Phasi Charoen (ภาษีเจริญ, /th/) is one of the 50 districts (Khet) of Bangkok, Thailand. The district is bounded by other Bangkok districts (from north clockwise): Taling Chan, Bangkok Noi, Bangkok Yai, Thon Buri, Chom Thong, Bang Bon, and Bang Khae.

==History==
The name of the district came from a canal, Khlong Phasi Charoen (คลองภาษีเจริญ), linking Tha Chin River to Khlong Bangkok Yai. The canal project was initiated by Phra Phasi Sombat Boribun (พระภาษีสมบัติบริบูรณ์), who later became Phraya Phison Sombat Boribun (พระยาพิสณฑ์สมบัติบริบูรณ์). Originally Phasi Charoen proposed to fund the project in exchange for the right to collect tolls for passage. It was approved by King Mongkut, however, with the fund given via tax deduction from the amount Phra Phasi Sombat Boriboon had to collect, thus making the canal toll-free. Construction began in 1866 and was completed in 1872 and the canal was named after the man who had overseen the project.
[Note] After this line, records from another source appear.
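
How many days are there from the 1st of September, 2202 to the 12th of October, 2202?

September 2202: 30 − 1 = 29 days remain.
October 1–12, 2202: 12 days.
Total: 29 + 12 = 41 days.

41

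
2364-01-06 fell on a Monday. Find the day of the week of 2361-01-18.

Wednesday

Count forward from the earlier date (January 18, 2361) to the later (January 6, 2364):
Day-of-year of January 18, 2361: 18.
Day-of-year of January 6, 2364: 6.
2361 has 365 days, so 365 − 18 = 347 days remain in 2361.
Full years: 2362: 365; 2363: 365. Sum = 730.
Total: 347 + 730 + 6 = 1083 days.
1083 mod 7 = 5, so 5 days before Monday is Wednesday.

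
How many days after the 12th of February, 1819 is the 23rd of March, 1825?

2231

Day-of-year of February 12, 1819: 43.
Day-of-year of March 23, 1825: 82.
1819 has 365 days, so 365 − 43 = 322 days remain in 1819.
Full years: 1820: 366; 1821: 365; 1822: 365; 1823: 365; 1824: 366. Sum = 1827.
Total: 322 + 1827 + 82 = 2231 days.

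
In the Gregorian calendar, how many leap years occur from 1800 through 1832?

Years divisible by 4 in [1800, 1832]: 1800, 1804, 1808, 1812, 1816, 1820, 1824, 1828, 1832.
Of these, 1800 is divisible by 100 but not 400, so not leap.
Leap years: 9 − 1 = 8.

8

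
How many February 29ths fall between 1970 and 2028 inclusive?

15

Years divisible by 4: 1972, 1976, …, 2028 — 15 in all.
2000 is divisible by 400, so still leap.
No century exceptions apply. Count: 15.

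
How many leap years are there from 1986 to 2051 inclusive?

16

Years divisible by 4: 1988, 1992, …, 2048 — 16 in all.
2000 is divisible by 400, so still leap.
No century exceptions apply. Count: 16.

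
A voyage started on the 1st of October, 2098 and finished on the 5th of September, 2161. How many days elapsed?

Day-of-year of October 1, 2098: 274.
Day-of-year of September 5, 2161: 248.
2098 has 365 days, so 365 − 274 = 91 days remain in 2098.
Full years 2099–2160: 47 common + 15 leap = 47×365 + 15×366 = 22645 days.
Total: 91 + 22645 + 248 = 22984 days.

22984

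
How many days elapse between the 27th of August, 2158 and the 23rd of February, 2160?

August 2158: 31 − 27 = 4 days remain.
Then 17 full months totalling 518 days.
February 1–23, 2160: 23 days (2160 is a leap year).
Total: 4 + 518 + 23 = 545 days.

545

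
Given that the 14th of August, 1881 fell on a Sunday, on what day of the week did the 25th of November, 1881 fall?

August 1881: 31 − 14 = 17 days remain.
Then September (30), October (31): 30 + 31 = 61 days.
November 1–25, 1881: 25 days.
Total: 17 + 61 + 25 = 103 days.
103 mod 7 = 5, so 5 days after Sunday is Friday.

Friday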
The district was established as Amphoe Phasi Charoen in 1899. It became Khet Phasi Charoen in 1972.

==Administration==
The district is divided into seven sub-districts (khwaeng).
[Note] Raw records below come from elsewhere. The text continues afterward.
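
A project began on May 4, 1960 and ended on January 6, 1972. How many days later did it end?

4264

From May 4, 1960 to May 4, 1971: 11 years, of which 2 contain a Feb 29 — 9×365 + 2×366 = 4017 days.
May 1971: 31 − 4 = 27 days remain.
Then June (30), July (31), August (31), September (30), October (31), November (30), December (31): 30 + 31 + 31 + 30 + 31 + 30 + 31 = 214 days.
January 1–6, 1972: 6 days.
Residual: 247 days.
Total: 4264 days.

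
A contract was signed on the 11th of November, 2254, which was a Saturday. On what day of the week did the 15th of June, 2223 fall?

Count forward from the earlier date (June 15, 2223) to the later (November 11, 2254):
From June 15, 2223 to June 15, 2254: 31 years, of which 8 contain a Feb 29 — 23×365 + 8×366 = 11323 days.
June 2254: 30 − 15 = 15 days remain.
Then July (31), August (31), September (30), October (31): 31 + 31 + 30 + 31 = 123 days.
November 1–11, 2254: 11 days.
Residual: 149 days.
Total: 11472 days.
11472 mod 7 = 6, so 6 days before Saturday is Sunday.

Sunday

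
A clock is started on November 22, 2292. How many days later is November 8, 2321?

Day-of-year of November 22, 2292: 327.
Day-of-year of November 8, 2321: 312.
2292 has 366 days, so 366 − 327 = 39 days remain in 2292.
Full years 2293–2320: 22 common + 6 leap = 22×365 + 6×366 = 10226 days.
Total: 39 + 10226 + 312 = 10577 days.

10577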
| No. | Name | Thai | Area (km^{2}) | Map |
| 1. | Bang Wa | บางหว้า | 5.105 | Map |
| 2. | Bang Duan | บางด้วน | 2.514 |
| 6. | Bang Chak | บางจาก | 1.394 |
| 7. | Bang Waek | บางแวก | 3.022 |
| 8. | Khlong Khwang | คลองขวาง | 2.992 |
| 9. | Pak Khlong Phasi Charoen | ปากคลองภาษีเจริญ | 1.898 |
| 10. | Khuha Sawan | คูหาสวรรค์ | 0.909 |
| Total |  |  | 17.834 |

The missing number 3, 4 and 5 belong to the sub-districts which were split off to form Bang Khae district.

==Places==

- Wat Pak Nam Phasi Charoen (วัดปากน้ำภาษีเจริญ)
- Wat Apson Sawan (วัดอัปสรสวรรค์)
- Wat Nak Prok (วัดนาคปรก)
- Wat Nang Chi Worawihan (วัดนางชีวรวิหาร)
- Wat Nuan Noradit Worawihan (วัดนวลนรดิศวรวิหาร)
- Wat Nimmanoradi (วัดนิมมานรดี)
- Wat Thong Sala Ngarm (วัดทองศาลางาม)
- Wat Kamphaeng Bangchak (วัดกำแพงบางจาก)
- Wat Khuha Sawan (วัดคูหาสวรรค์)
- Wat Chan Pradittharam (วัดจันทร์ประดิษฐาราม)
- Wat Ko Non (วัดโคนอน)
- Wat Ang Kaew (วัดอ่างแก้ว)
- Wat Rang Bua (วัดรางบัว)
- Wat Chai Chimplee (วัดไชยฉิมพลี)
- Wat Talom (วัดตะล่อม)
- Wat Paknam Fang Tai (วัดปากน้ำฝั่งใต้)
- Chao Pho Sua Shrine (ศาลเจ้าพ่อเสือ)
- Siam University (มหาวิทยาลัยสยาม)
- Khlong Bang Luang Floating Market (ตลาดน้ำคลองบางหลวง) and Baan Sinlapin (บ้านศิลปิน)

==Shopping==
- Seacon Bangkae

==Transportation==
- The district is crossed by the Blue Line of the Bangkok MRT with four stations: Bang Phai, Bang Wa, Phetkasem 48, and Phasi Charoen. Bang Wa station is an interchange station connect to Silom Line of the BTS Skytrain.
- There is also Khlong Phasi Charoen boat service running along Khlong Phasi Charoen with one of the pier connected with Bang Wa BTS station.